Please know, that I recognize if you are right smack dab in a season of brokenness and heartbreak this probably won’t make you feel better one bit. The gifts I received from my brokenness were not gifts I was seeking in my life. I wasn’t asking God to humble me, sift me, or give me empathy for others through brokenness. However, when I look back, I am eternally grateful for the changes that have occurred in my heart. I am so thankful that I KNOW God as my husband, father, friend, and Savior. I am so grateful that what the enemy intended to destroy my life, God is using for my good.

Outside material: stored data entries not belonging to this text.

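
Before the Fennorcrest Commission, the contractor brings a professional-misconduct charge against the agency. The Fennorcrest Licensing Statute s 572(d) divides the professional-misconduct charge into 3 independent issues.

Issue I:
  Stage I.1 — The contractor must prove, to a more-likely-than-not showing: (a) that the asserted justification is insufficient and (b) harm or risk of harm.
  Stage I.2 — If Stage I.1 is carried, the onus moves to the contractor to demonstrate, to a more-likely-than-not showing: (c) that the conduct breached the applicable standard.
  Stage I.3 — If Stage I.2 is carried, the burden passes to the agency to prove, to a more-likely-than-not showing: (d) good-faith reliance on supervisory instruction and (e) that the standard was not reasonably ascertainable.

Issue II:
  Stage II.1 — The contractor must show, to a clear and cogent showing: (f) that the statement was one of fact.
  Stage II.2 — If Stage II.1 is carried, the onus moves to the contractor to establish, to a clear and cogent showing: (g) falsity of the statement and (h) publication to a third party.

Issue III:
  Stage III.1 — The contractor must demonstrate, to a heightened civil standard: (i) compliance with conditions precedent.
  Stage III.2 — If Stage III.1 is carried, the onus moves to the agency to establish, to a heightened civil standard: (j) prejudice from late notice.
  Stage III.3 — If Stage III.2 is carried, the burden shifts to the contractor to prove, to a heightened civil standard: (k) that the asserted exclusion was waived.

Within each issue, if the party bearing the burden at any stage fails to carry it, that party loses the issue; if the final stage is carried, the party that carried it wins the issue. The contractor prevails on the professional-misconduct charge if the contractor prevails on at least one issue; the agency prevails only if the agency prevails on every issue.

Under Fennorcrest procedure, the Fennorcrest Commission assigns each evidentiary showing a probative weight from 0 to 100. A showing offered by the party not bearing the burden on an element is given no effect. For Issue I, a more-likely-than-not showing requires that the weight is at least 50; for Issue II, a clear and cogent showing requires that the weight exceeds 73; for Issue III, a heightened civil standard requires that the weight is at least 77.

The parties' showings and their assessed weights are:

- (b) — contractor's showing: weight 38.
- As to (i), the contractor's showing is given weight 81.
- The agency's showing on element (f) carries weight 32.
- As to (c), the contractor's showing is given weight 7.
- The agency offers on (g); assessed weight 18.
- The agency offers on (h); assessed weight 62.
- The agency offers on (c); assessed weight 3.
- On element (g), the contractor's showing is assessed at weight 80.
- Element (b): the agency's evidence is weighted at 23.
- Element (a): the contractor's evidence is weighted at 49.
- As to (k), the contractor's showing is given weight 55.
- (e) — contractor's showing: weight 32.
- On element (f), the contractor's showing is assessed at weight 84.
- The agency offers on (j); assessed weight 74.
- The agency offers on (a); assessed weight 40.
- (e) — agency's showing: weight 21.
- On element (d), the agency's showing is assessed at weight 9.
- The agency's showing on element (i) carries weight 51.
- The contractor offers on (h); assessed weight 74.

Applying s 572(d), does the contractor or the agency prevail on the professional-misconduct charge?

contractor

— Issue I —
At Stage I.1 the contractor must meet a more-likely-than-not showing (weight is at least 50): on (a) the weight is 49 (the agency's 40 is given no effect), < 50, so (a) does not meet the standard; on (b) the weight is 38 (the agency's 23 is given no effect), which does not reach 50, so (b) does not meet the standard.
  Not every element is met, so the contractor fails to carry Stage I.1.
The agency prevails on this issue.
— Issue II —
Stage II.1 — burden on contractor; standard: a clear and cogent showing (weight exceeds 73).
    (f): 84 (agency's 32 disregarded) > 73 [met]
  Stage II.1 carried; the burden remains with the contractor.
Stage II.2 — burden on contractor; standard: a clear and cogent showing (weight exceeds 73).
    (g): 80 (agency's 18 disregarded) > 73 [met]
    (h): 74 (agency's 62 disregarded) > 73 [met]
  The contractor carries the last stage.
With every stage satisfied, the contractor prevails on this issue.
— Issue III —
Stage III.1 (contractor, a heightened civil standard, weight is at least 77): (i) 81 (agency's 51 disregarded) ≥ 77 — meets.
  The contractor carries Stage III.1; the agency now bears the burden.
Stage III.2 (agency, a heightened civil standard, weight is at least 77): (j) 74 < 77 — fails.
  The agency does not carry Stage III.2.
The contractor prevails on this issue.
Per-issue: Issue I → agency; Issue II → contractor; Issue III → contractor. The contractor must prevail on at least one issue; overall, the contractor prevails.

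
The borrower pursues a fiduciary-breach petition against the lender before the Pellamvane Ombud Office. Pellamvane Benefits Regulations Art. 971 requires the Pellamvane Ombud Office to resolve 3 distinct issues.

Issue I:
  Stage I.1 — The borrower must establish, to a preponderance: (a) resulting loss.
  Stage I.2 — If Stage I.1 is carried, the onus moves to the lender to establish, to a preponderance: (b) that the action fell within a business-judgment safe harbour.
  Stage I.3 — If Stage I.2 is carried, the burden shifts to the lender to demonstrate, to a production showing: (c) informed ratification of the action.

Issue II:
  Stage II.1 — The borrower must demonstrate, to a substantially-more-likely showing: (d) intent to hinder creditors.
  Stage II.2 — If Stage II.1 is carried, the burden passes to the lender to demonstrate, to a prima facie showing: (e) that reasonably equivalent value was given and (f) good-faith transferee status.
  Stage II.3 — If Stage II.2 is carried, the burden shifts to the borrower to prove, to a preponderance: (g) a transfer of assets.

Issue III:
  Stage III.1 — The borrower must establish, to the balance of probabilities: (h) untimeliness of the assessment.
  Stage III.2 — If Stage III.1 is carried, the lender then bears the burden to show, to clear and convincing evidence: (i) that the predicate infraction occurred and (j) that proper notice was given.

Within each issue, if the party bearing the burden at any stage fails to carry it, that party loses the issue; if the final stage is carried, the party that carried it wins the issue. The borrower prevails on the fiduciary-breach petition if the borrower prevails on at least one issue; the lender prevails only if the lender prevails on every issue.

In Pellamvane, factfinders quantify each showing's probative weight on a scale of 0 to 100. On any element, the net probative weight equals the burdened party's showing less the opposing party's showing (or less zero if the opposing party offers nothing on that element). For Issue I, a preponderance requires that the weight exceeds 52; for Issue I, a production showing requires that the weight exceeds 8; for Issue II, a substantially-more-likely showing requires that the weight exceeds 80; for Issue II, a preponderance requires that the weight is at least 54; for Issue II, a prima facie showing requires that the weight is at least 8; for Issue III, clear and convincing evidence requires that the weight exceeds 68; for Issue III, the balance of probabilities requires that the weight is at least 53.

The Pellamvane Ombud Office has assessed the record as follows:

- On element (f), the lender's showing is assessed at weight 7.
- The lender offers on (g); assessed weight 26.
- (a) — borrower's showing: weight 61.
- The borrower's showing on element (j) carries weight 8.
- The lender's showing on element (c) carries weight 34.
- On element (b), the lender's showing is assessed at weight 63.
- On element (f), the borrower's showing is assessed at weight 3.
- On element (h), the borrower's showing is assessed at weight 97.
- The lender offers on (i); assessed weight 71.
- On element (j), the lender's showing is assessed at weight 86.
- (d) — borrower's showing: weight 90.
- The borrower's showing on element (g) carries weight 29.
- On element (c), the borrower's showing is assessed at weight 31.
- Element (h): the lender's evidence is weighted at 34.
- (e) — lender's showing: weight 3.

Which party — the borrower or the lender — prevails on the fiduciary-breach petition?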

My prayer is that you will hear HOPE; hope to keep believing for your season to change, hope to keep praying and pressing through each day despite the pain, hope to stand strong when the enemy whispers in your ear that God is not listening. No season lasts forever. No storm is never ending. There is hope on the other side!
1 Peter 5:10 (NIV)
And the God of all grace, who called you to his eternal glory in Christ, after you have suffered a little while, will himself restore you and make you strong, firm and steadfast.